Estados Unidos, Cuba y las lecciones de derechos humanos


El pasado 14 de diciembre, en una entrevista exclusiva con el portal digital Yahoo News, el presidente estadounidense Barack Obama anunció su voluntad de realizar una visita oficial en Cuba antes del fin de su mandato. En ese sentido, Obama aclaró con toda franqueza que estaría “muy interesado en ir a Cuba” añadiendo, sin embargo, que “las condiciones deben ser correctas”, es decir, que le “encantaría utilizar una visita como una forma de resaltar” un progreso “en la libertad y posibilidad de los cubanos comunes”.

Resulta claro que dicha declaración, lejos de manifestar la intención del mandatario norteamericano de dejar un último aval – simbólico, político y diplomático – al proceso de normalización de las relaciones internacionales entre los dos países, comenzado el 17 de diciembre de 2014, parece indicar que nada o poco ha cambiado en la visión de la política exterior de la Casa Blanca y de su autorepresentación, a la vez, como policía y juez internacional.

Igualmente resulta evidente – o por lo menos así debería ser – que Cuba, lejos de ser una nación sin contradicciones internas y con deficiencias en materia de derechos humanos aun pendientes, tiene todo el derecho de defender su soberanía y dejar la resolución de sus cuestiones internas a su ciudadanía y defender una concepción de igualdad en las relaciones internacionales donde no deberían existir aprendices y maestros, aun menos cuando el maestro aparece totalmente incapaz de aplicar lo que predica en sus propias fronteras.

Está en el natural derecho de todo ser humano abogar para una mejoría de las condiciones de vida – económicas, sociales y políticas – de los ciudadanos de este mundo, sin importar los límites de los confines nacionales.
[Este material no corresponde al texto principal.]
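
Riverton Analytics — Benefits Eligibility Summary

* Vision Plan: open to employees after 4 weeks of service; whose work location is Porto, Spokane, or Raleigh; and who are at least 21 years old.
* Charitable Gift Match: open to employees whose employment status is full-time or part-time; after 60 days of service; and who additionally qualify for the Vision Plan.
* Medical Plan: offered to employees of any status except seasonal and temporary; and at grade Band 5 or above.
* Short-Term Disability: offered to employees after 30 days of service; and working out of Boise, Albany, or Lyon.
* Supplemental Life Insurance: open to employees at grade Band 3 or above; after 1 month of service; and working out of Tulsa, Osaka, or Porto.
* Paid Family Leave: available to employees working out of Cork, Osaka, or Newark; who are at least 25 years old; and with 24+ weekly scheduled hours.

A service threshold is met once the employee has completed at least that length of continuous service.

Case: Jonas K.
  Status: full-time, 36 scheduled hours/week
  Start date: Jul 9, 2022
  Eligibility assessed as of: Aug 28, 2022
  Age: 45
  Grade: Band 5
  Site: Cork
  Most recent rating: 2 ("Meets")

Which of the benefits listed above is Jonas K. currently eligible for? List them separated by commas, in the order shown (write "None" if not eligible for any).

Medical Plan, Paid Family Leave

Service from Jul 9, 2022 to Aug 28, 2022: 50 days.
Vision Plan — service 50 days ≥ 4 weeks (≈28 days) ✓; site Cork ✗ (not Porto, Spokane, or Raleigh) → not eligible.
Charitable Gift Match — status full-time ✓; service 50 days < 60 days ✗ → not eligible.
Medical Plan — status full-time ✓ (not excluded); grade Band 5 ≥ Band 5 ✓ → eligible.
Short-Term Disability — service 50 days ≥ 30 days ✓; site Cork ✗ (not Boise, Albany, or Lyon) → not eligible.
Supplemental Life Insurance — grade Band 5 ≥ Band 3 ✓; service 50 days ≥ 1 month (≈30 days) ✓; site Cork ✗ (not Tulsa, Osaka, or Porto) → not eligible.
Paid Family Leave — site Cork ✓; age 45 ≥ 25 ✓; 36 hrs/wk ≥ 24 ✓ → eligible.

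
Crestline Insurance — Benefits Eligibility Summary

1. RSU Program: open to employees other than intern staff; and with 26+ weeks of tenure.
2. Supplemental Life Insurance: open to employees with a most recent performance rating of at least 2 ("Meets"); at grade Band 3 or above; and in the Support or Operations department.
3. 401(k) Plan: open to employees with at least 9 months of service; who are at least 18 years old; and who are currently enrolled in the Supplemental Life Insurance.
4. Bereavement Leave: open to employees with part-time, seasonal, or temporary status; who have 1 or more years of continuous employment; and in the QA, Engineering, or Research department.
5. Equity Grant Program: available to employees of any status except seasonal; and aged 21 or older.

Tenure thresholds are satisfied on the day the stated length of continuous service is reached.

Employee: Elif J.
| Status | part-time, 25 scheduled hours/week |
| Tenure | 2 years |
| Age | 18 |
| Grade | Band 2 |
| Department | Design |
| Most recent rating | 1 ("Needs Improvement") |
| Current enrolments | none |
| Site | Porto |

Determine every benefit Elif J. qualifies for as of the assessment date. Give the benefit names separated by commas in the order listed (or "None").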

Sin embargo, levantar conditio sine qua non y erigirse como evaluador supremo de los estándares de vida de otra nación muestra la voluntad irrefutable de los Estados Unidos de seguir aplicando su concepción anacrónica y unilateral de las relaciones internacionales en un proceso que desde el comienzo se ha caracterizado por ser entre países iguales y soberanos.

En alternativa, habría que aceptar que Raúl Castro, en una hipotética visita oficial en Estados Unidos, tendría todo el derecho de exigirle al gobierno norteamericano explicaciones sobe el respeto de los derechos humanos o el cese de la brutal violencia policial que caracteriza ese país. Ojalá pudiese ser así. Cuba sí tendría algo que aprender y realmente mucho que enseñar en un eventual intercambio de lecciones de derechos humanos. Pero ya esta sería fantapolítica.